Generational Amnesia

 

Criticizing different generations is a normal human behavior. This behavior can be traced back to the writing of the Ancient Greeks. Since at least 624 BC, people have complained about the decline of the present generation of youth. According to one psychologist, such complaints about ‘kids these days’ across millennia suggests that these criticisms are not accurate. One reason, the researchers say, is that people tend to forget that they have changed over time and assume that the maturity, attitudes, and behaviors of the young are also fixed.

However, that's not the only kind of forgetfulness that happens as the generations pass. There's another less obvious type, "generational amnesia", where every generation is handed a world that their predecessors have shaped – and then seemingly forgets that fact.

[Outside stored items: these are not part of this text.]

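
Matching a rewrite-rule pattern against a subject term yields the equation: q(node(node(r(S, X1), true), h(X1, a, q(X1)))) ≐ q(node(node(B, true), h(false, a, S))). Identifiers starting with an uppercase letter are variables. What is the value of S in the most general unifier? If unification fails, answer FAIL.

Decompose q/1: node(node(r(S, X1), true), h(X1, a, q(X1))) ≐ node(node(B, true), h(false, a, S)).
Decompose node/2: node(r(S, X1), true) ≐ node(B, true),  h(X1, a, q(X1)) ≐ h(false, a, S).
Decompose node/2: r(S, X1) ≐ B,  true ≐ true.
Bind B := r(S, X1); no other remaining equation mentions B.
Delete trivial equation true ≐ true.
Decompose h/3: X1 ≐ false,  a ≐ a,  q(X1) ≐ S.
Bind X1 := false; substituting into the one remaining equation that mentions X1 gives: q(false) ≐ S. Substituting into the earlier binding gives B := r(S, false).
Delete trivial equation a ≐ a.
Bind S := q(false). Substituting into the earlier binding gives B := r(q(false), false).
MGU = { B ↦ r(q(false), false), X1 ↦ false, S ↦ q(false) }, so S ↦ q(false).

q(false)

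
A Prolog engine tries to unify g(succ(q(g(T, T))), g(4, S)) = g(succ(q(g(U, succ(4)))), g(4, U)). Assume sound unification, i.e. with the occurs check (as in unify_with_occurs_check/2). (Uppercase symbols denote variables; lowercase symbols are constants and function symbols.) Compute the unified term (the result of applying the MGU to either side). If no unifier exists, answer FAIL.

Decompose g/2: succ(q(g(T, T))) = succ(q(g(U, succ(4)))),  g(4, S) = g(4, U).
Decompose succ/1: q(g(T, T)) = q(g(U, succ(4))).
Decompose q/1: g(T, T) = g(U, succ(4)).
Decompose g/2: T = U,  T = succ(4).
Bind T := U; substituting into the one remaining equation that mentions T gives: U = succ(4).
Bind U := succ(4); substituting into the remaining equation gives: g(4, S) = g(4, succ(4)). Substituting into the earlier binding gives T := succ(4).
Decompose g/2: 4 = 4,  S = succ(4).
Delete trivial equation 4 = 4.
Bind S := succ(4).
Applying the MGU to either side gives g(succ(q(g(succ(4), succ(4)))), g(4, succ(4))).

g(succ(q(g(succ(4), succ(4)))), g(4, succ(4)))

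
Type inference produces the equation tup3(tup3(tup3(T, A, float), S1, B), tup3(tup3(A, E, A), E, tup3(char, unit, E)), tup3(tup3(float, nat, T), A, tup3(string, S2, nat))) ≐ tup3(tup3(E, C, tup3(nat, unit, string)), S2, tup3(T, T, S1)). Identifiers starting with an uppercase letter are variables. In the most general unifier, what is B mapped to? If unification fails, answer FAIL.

Decompose tup3/3: tup3(tup3(T, A, float), S1, B) ≐ tup3(E, C, tup3(nat, unit, string)),  tup3(tup3(A, E, A), E, tup3(char, unit, E)) ≐ S2,  tup3(tup3(float, nat, T), A, tup3(string, S2, nat)) ≐ tup3(T, T, S1).
Decompose tup3/3: tup3(T, A, float) ≐ E,  S1 ≐ C,  B ≐ tup3(nat, unit, string).
Bind E := tup3(T, A, float); substituting into the one remaining equation that mentions E gives: tup3(tup3(A, tup3(T, A, float), A), tup3(T, A, float), tup3(char, unit, tup3(T, A, float))) ≐ S2.
Bind S1 := C; substituting into the one remaining equation that mentions S1 gives: tup3(tup3(float, nat, T), A, tup3(string, S2, nat)) ≐ tup3(T, T, C).
Bind B := tup3(nat, unit, string); no other remaining equation mentions B.
Bind S2 := tup3(tup3(A, tup3(T, A, float), A), tup3(T, A, float), tup3(char, unit, tup3(T, A, float))); substituting into the remaining equation gives: tup3(tup3(float, nat, T), A, tup3(string, tup3(tup3(A, tup3(T, A, float), A), tup3(T, A, float), tup3(char, unit, tup3(T, A, float))), nat)) ≐ tup3(T, T, C).
Decompose tup3/3: tup3(float, nat, T) ≐ T,  A ≐ T,  tup3(string, tup3(tup3(A, tup3(T, A, float), A), tup3(T, A, float), tup3(char, unit, tup3(T, A, float))), nat) ≐ C.
Occurs check fails: T occurs in tup3(float, nat, T); the equation T ≐ tup3(float, nat, T) has no finite solution.

FAIL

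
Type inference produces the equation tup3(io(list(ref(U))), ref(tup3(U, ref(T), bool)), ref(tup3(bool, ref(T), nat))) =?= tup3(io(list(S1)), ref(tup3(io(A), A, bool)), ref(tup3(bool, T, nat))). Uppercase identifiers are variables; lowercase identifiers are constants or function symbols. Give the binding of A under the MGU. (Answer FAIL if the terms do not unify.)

Decompose tup3/3: io(list(ref(U))) =?= io(list(S1)),  ref(tup3(U, ref(T), bool)) =?= ref(tup3(io(A), A, bool)),  ref(tup3(bool, ref(T), nat)) =?= ref(tup3(bool, T, nat)).
Decompose io/1: list(ref(U)) =?= list(S1).
Decompose list/1: ref(U) =?= S1.
Bind S1 := ref(U); no other remaining equation mentions S1.
Decompose ref/1: tup3(U, ref(T), bool) =?= tup3(io(A), A, bool).
Decompose tup3/3: U =?= io(A),  ref(T) =?= A,  bool =?= bool.
Bind U := io(A); no other remaining equation mentions U. Substituting into the earlier binding gives S1 := ref(io(A)).
Bind A := ref(T); no other remaining equation mentions A. Substituting into the earlier bindings gives S1 := ref(io(ref(T))), U := io(ref(T)).
Delete trivial equation bool =?= bool.
Decompose ref/1: tup3(bool, ref(T), nat) =?= tup3(bool, T, nat).
Decompose tup3/3: bool =?= bool,  ref(T) =?= T,  nat =?= nat.
Delete trivial equation bool =?= bool.
Occurs check fails: T occurs in ref(T); the equation T =?= ref(T) has no finite solution.

FAIL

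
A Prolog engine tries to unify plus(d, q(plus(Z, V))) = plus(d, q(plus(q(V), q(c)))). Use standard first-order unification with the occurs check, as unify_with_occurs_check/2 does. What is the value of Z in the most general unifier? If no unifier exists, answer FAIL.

Decompose plus/2: d = d,  q(plus(Z, V)) = q(plus(q(V), q(c))).
Delete trivial equation d = d.
Decompose q/1: plus(Z, V) = plus(q(V), q(c)).
Decompose plus/2: Z = q(V),  V = q(c).
Bind Z := q(V); no other remaining equation mentions Z.
Bind V := q(c). Substituting into the earlier binding gives Z := q(q(c)).
MGU = { Z ↦ q(q(c)), V ↦ q(c) }, so Z ↦ q(q(c)).

q(q(c))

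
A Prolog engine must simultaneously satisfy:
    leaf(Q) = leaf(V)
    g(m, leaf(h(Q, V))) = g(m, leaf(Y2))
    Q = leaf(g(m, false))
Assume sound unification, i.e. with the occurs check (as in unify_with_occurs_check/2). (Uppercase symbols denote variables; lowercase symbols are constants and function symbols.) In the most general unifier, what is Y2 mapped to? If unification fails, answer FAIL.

h(leaf(g(m, false)), leaf(g(m, false)))

Decompose leaf/1: Q = V.
Bind Q := V; substituting into the remaining equations gives: g(m, leaf(h(V, V))) = g(m, leaf(Y2)),  V = leaf(g(m, false)).
Decompose g/2: m = m,  leaf(h(V, V)) = leaf(Y2).
Delete trivial equation m = m.
Decompose leaf/1: h(V, V) = Y2.
Bind Y2 := h(V, V); no other remaining equation mentions Y2.
Bind V := leaf(g(m, false)). Substituting into the earlier bindings gives Q := leaf(g(m, false)), Y2 := h(leaf(g(m, false)), leaf(g(m, false))).
MGU = { Q -> leaf(g(m, false)), Y2 -> h(leaf(g(m, false)), leaf(g(m, false))), V -> leaf(g(m, false)) }, so Y2 -> h(leaf(g(m, false)), leaf(g(m, false))).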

One example of "generational amnesia" concerns technology. The current generation's idea of technology means smartphones, cryptocurrencies, or the internet, but it wasn't always so: technology was once centered on steam rather than silicon. Some inventions are so common that people have forgotten that they are even technologies, such as chairs; we just think of them as chairs not as technology. But there was a time when it was needed to work out how many legs chairs should have, how tall they should be, and they would often 'crash' when one tried to use them.

New generations also have a habit of collectively forgetting how positive social change comes about through the persistent activism of minorities, such as the campaign for women's right to vote. It wasn't always the case that it was seen as a right, yet this fact is rarely remembered.

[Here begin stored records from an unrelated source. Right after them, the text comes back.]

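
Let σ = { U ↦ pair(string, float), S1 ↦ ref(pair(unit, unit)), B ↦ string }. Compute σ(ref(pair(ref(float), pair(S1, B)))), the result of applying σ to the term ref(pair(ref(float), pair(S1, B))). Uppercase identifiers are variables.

Replace each occurrence of S1 with ref(pair(unit, unit)).
Replace each occurrence of B with string.
Result: ref(pair(ref(float), pair(ref(pair(unit, unit)), string))).

ref(pair(ref(float), pair(ref(pair(unit, unit)), string)))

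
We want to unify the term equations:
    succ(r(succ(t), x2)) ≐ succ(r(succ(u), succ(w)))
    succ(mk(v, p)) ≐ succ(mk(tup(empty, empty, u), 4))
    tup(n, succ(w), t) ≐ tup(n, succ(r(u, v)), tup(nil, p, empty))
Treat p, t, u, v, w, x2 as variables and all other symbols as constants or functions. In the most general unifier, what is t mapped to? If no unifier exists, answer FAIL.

tup(nil, 4, empty)

Decompose succ/1: r(succ(t), x2) ≐ r(succ(u), succ(w)).
Decompose r/2: succ(t) ≐ succ(u),  x2 ≐ succ(w).
Decompose succ/1: t ≐ u.
Bind t := u; substituting into the one remaining equation that mentions t gives: tup(n, succ(w), u) ≐ tup(n, succ(r(u, v)), tup(nil, p, empty)).
Bind x2 := succ(w); no other remaining equation mentions x2.
Decompose succ/1: mk(v, p) ≐ mk(tup(empty, empty, u), 4).
Decompose mk/2: v ≐ tup(empty, empty, u),  p ≐ 4.
Bind v := tup(empty, empty, u); substituting into the one remaining equation that mentions v gives: tup(n, succ(w), u) ≐ tup(n, succ(r(u, tup(empty, empty, u))), tup(nil, p, empty)).
Bind p := 4; substituting into the remaining equation gives: tup(n, succ(w), u) ≐ tup(n, succ(r(u, tup(empty, empty, u))), tup(nil, 4, empty)).
Decompose tup/3: n ≐ n,  succ(w) ≐ succ(r(u, tup(empty, empty, u))),  u ≐ tup(nil, 4, empty).
Delete trivial equation n ≐ n.
Decompose succ/1: w ≐ r(u, tup(empty, empty, u)).
Bind w := r(u, tup(empty, empty, u)); no other remaining equation mentions w. Substituting into the earlier binding gives x2 := succ(r(u, tup(empty, empty, u))).
Bind u := tup(nil, 4, empty). Substituting into the earlier bindings gives t := tup(nil, 4, empty), x2 := succ(r(tup(nil, 4, empty), tup(empty, empty, tup(nil, 4, empty)))), v := tup(empty, empty, tup(nil, 4, empty)), w := r(tup(nil, 4, empty), tup(empty, empty, tup(nil, 4, empty))).
MGU = { t := tup(nil, 4, empty), x2 := succ(r(tup(nil, 4, empty), tup(empty, empty, tup(nil, 4, empty)))), v := tup(empty, empty, tup(nil, 4, empty)), p := 4, w := r(tup(nil, 4, empty), tup(empty, empty, tup(nil, 4, empty))), u := tup(nil, 4, empty) }, so t := tup(nil, 4, empty).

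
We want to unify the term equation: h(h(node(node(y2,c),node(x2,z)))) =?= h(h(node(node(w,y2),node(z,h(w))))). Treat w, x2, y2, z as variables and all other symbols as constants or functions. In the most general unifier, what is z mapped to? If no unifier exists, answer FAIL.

Decompose h/1: h(node(node(y2,c),node(x2,z))) =?= h(node(node(w,y2),node(z,h(w)))).
Decompose h/1: node(node(y2,c),node(x2,z)) =?= node(node(w,y2),node(z,h(w))).
Decompose node/2: node(y2,c) =?= node(w,y2),  node(x2,z) =?= node(z,h(w)).
Decompose node/2: y2 =?= w,  c =?= y2.
Bind y2 := w; substituting into the one remaining equation that mentions y2 gives: c =?= w.
Bind w := c; substituting into the remaining equation gives: node(x2,z) =?= node(z,h(c)). Substituting into the earlier binding gives y2 := c.
Decompose node/2: x2 =?= z,  z =?= h(c).
Bind x2 := z; no other remaining equation mentions x2.
Bind z := h(c). Substituting into the earlier binding gives x2 := h(c).
MGU = { y2 -> c, w -> c, x2 -> h(c), z -> h(c) }, so z -> h(c).

h(c)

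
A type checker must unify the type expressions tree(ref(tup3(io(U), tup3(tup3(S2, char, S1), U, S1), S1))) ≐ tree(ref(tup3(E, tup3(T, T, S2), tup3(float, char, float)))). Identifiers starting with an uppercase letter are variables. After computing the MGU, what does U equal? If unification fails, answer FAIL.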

But if the most recent generation is forgetful about the positive steps and changes handed to them by their elders, then so too can they fail to notice how those predecessors have damaged the world as well. One of the first times this type of generational amnesia was observed was in the 1990s – to describe an effect afflicting researchers who studied fish. Despite an objectively recorded long-term decline in certain fish populations, each generation of scientists seemed to be accepting the lower abundance and diversity they studied as their "baseline". They did this despite stories that prior generations had experienced and observed ocean life quite differently. Their grandfathers observed that in the 1920s, Bluefin tuna would regularly get tangled in nets in the North Sea. In this region, the species is now largely absent. What this blindspot meant, , was that the scientists were failing to account fully for the slow creep of disappearing species, and each generation accepted the reduced ocean biodiversity they inherited as normal. This is called the effect "shifting baseline syndrome".

A few years later, the psychologist Peter Kahn of the University of Washington described a similar effect in a completely different context: the black communities of Houston, Texas. he found that they could easily describe what air pollution was, for instance, as well as highlighting other cities that were polluted – but simultaneously, they failed to show much awareness that Houston had become one of the US's most air polluted cities. They just accepted it as the way things were, they thought it was a normal environment.

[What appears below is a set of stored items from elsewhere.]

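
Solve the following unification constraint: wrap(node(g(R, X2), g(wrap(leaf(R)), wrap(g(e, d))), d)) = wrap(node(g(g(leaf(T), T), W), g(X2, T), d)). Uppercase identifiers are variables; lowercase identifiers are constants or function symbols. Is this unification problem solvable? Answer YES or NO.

YES

Decompose wrap/1: node(g(R, X2), g(wrap(leaf(R)), wrap(g(e, d))), d) = node(g(g(leaf(T), T), W), g(X2, T), d).
Decompose node/3: g(R, X2) = g(g(leaf(T), T), W),  g(wrap(leaf(R)), wrap(g(e, d))) = g(X2, T),  d = d.
Decompose g/2: R = g(leaf(T), T),  X2 = W.
Bind R := g(leaf(T), T); substituting into the one remaining equation that mentions R gives: g(wrap(leaf(g(leaf(T), T))), wrap(g(e, d))) = g(X2, T).
Bind X2 := W; substituting into the one remaining equation that mentions X2 gives: g(wrap(leaf(g(leaf(T), T))), wrap(g(e, d))) = g(W, T).
Decompose g/2: wrap(leaf(g(leaf(T), T))) = W,  wrap(g(e, d)) = T.
Bind W := wrap(leaf(g(leaf(T), T))); no other remaining equation mentions W. Substituting into the earlier binding gives X2 := wrap(leaf(g(leaf(T), T))).
Bind T := wrap(g(e, d)); no other remaining equation mentions T. Substituting into the earlier bindings gives R := g(leaf(wrap(g(e, d))), wrap(g(e, d))), X2 := wrap(leaf(g(leaf(wrap(g(e, d))), wrap(g(e, d))))), W := wrap(leaf(g(leaf(wrap(g(e, d))), wrap(g(e, d))))).
Delete trivial equation d = d.
No equations remain and no clash or occurs-check failure arose, so a unifier exists.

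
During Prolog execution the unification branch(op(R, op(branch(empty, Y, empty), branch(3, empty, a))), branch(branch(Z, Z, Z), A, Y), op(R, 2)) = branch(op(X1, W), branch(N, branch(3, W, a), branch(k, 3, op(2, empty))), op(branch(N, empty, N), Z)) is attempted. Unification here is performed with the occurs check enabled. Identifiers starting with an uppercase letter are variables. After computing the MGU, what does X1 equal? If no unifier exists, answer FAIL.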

We all experience this environmental form of generational amnesia. It is not so much that individuals fail to recall the past they themselves have lived, it's more that humanity collectively "forgets" the natural world as it once was, as the generations pass. Even the most familiar examples of nature, close to home, can be forgotten. Younger people were less able to describe the true long-term ecological change that had happened among British bird populations. Starlings were once a common sight in the UK but their numbers in England alone declined by 87% between 1967 and 2015. Another example might be the "windscreen phenomenon", which describes the observation by all but the youngest generations that fewer insects are splattered on their cars nowadays.

Is there any way to avoid such environmental generational amnesia? It might seem that it's simply a matter of educating each new generation. Older generations should foster what they call "interaction patterns", a more experiential approach where children and young people are encouraged to meet nature wherever they can find it, walking along the edge of a body of water, identifying berries on a summer's day, or even simply lying on the grass or earth.